MEI precisa declarar IR 2026? Veja regras, cálculo e como evitar cair na malha fina da Receita Federal.

Helena SerpaPor Helena Serpa3 min de leitura
MEI 6

O microempreendedor individual (MEI) precisa redobrar a atenção com o Imposto de Renda 2026. Quem teve rendimentos tributáveis como pessoa física acima de R$ 35.584 em 2025 é obrigado a declarar até 29 de maio, segundo regras da Receita Federal do Brasil. Ignorar essa exigência pode levar à temida malha fina, com risco de multa e dor de cabeça.

Além disso, existe outra obrigação que muitos confundem: a Declaração Anual do MEI (Dasn-Simei), que deve ser enviada até 31 de maio. Ou seja, o empreendedor precisa cuidar de duas declarações diferentes — uma como pessoa física e outra como empresa.

O erro mais comum que leva o MEI à malha fina

Leia mais: Declaração 2026: veja obrigações do MEI no Imposto de Renda

Muitos MEIs acreditam que, por terem CNPJ, não precisam declarar Imposto de Renda como pessoa física. Esse é um dos principais erros.

  • Lucro isento (não paga imposto)
  • Rendimento tributável (pode obrigar a declaração)

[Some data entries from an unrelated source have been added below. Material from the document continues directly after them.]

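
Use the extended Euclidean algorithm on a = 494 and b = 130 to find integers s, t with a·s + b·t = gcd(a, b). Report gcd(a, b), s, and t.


Euclidean algorithm on (494, 130) — divide until remainder is 0:
  494 = 3 · 130 + 104
  130 = 1 · 104 + 26
  104 = 4 · 26 + 0
gcd(494, 130) = 26.
Track Bezout coefficients alongside the remainders: start with r₀ = 494 = a·1 + b·0 (s = 1, t = 0) and r₁ = 130 = a·0 + b·1 (s = 0, t = 1); each new remainder r_{k+1} = r_{k-1} − q_k·r_k inherits s_{k+1} = s_{k-1} − q_k·s_k, t_{k+1} = t_{k-1} − q_k·t_k, so r_k = a·s_k + b·t_k at every step:
  q = 3: r = 104, s = 1 − 3·0 = 1, t = 0 − 3·1 = -3  (check: 494·1 + 130·(-3) = 104)
  q = 1: r = 26, s = 0 − 1·1 = -1, t = 1 − 1·(-3) = 4  (check: 494·(-1) + 130·4 = 26)
The row with r = 26 (the gcd) gives the Bezout coefficients s = -1, t = 4.
Result: 494 · (-1) + 130 · (4) = 26.

gcd(494, 130) = 26; s = -1, t = 4 (check: 494·(-1) + 130·4 = 26).


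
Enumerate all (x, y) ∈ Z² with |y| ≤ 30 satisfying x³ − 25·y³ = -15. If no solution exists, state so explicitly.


The equation is x³ - 25y³ = -15. For fixed y, x³ = 25·y³ − 15, so a solution requires the RHS to be a perfect cube.
Strategy: iterate y from -30 to 30, compute RHS = 25·y³ − 15, and check whether it is a (positive or negative) perfect cube.
Check small values of y:
  y = 0: RHS = -15 is not a perfect cube.
  y = 1: RHS = 10 is not a perfect cube.
  y = -1: RHS = -40 is not a perfect cube.
  y = 2: RHS = 185 is not a perfect cube.
  y = -2: RHS = -215 is not a perfect cube.
  y = 3: RHS = 660 is not a perfect cube.
  y = -3: RHS = -690 is not a perfect cube.
Continuing the search up to |y| = 30 finds no solutions either.
No (x, y) in the scanned range satisfies the equation.

No integer solutions with |y| ≤ 30.


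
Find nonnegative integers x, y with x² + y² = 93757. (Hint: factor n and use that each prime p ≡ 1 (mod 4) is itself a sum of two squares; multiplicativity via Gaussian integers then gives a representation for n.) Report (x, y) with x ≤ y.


Step 1: Factor n = 93757 = 29 · 53 · 61.
Step 2: Check the mod-4 condition on each prime factor: 29 ≡ 1 (mod 4), exponent 1; 53 ≡ 1 (mod 4), exponent 1; 61 ≡ 1 (mod 4), exponent 1.
All primes ≡ 3 (mod 4) appear to even exponent (or don't appear), so by the two-squares theorem n IS expressible as a sum of two squares.
Step 3: Build a representation. Here n = 29 · 53 · 61 is a product of primes ≡ 1 (mod 4). Each prime p ≡ 1 (mod 4) is itself a sum of two squares; find a² by testing p − a² for a perfect square:
  29: 29 − 1² = 28, 29 − 2² = 25 = 5² ⇒ 29 = 2² + 5².
  53: 53 − 1² = 52, 53 − 2² = 49 = 7² ⇒ 53 = 2² + 7².
  61: 61 − 1² = 60, 61 − 2² = 57, 61 − 3² = 52, 61 − 4² = 45, 61 − 5² = 36 = 6² ⇒ 61 = 5² + 6².
  Combine using the Brahmagupta–Fibonacci identity (a² + b²)(c² + d²) = (ac − bd)² + (ad + bc)² = (ac + bd)² + (ad − bc)²:
  29 · 53 = 1537: from (2² + 5²)(2² + 7²), take (2·2 − 5·7, 2·7 + 5·2) = (4 − 35, 14 + 10) = (-31, 24); dropping signs (only squares matter) gives (31, 24); check 31² + 24² = 961 + 576 = 1537 ✓.
  1537 · 61 = 93757: from (31² + 24²)(5² + 6²), take (31·5 − 24·6, 31·6 + 24·5) = (155 − 144, 186 + 120) = (11, 306); check 11² + 306² = 121 + 93636 = 93757 ✓.
Step 4: Order so x ≤ y and verify: 11² + 306² = 121 + 93636 = 93757 = n. ✓

n = 93757 = 11² + 306² (one valid representation with x ≤ y).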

Se essa separação for feita de forma errada ou ignorada, a chance de cair na malha fina aumenta — principalmente porque a Receita Federal do Brasil cruza automaticamente os dados.

Como saber se você é obrigado a declarar o IR 2026?

O ponto central é o cálculo do rendimento tributável. Ele define se o MEI precisa ou não entregar a declaração como pessoa física.

Tipo de atividadePercentual isento
Serviços32%
Transporte de passageiros16%
Comércio, indústria e carga8%

O que entra como rendimento tributável?

Tudo o que não for lucro isento passa a ser considerado rendimento tributável. Isso inclui:

  • Retiradas mensais (pró-labore)
  • Valores acima do limite de isenção
  • Parte do lucro sem comprovação de despesas

Esse valor deve ser informado na ficha de rendimentos recebidos de pessoa jurídica na declaração.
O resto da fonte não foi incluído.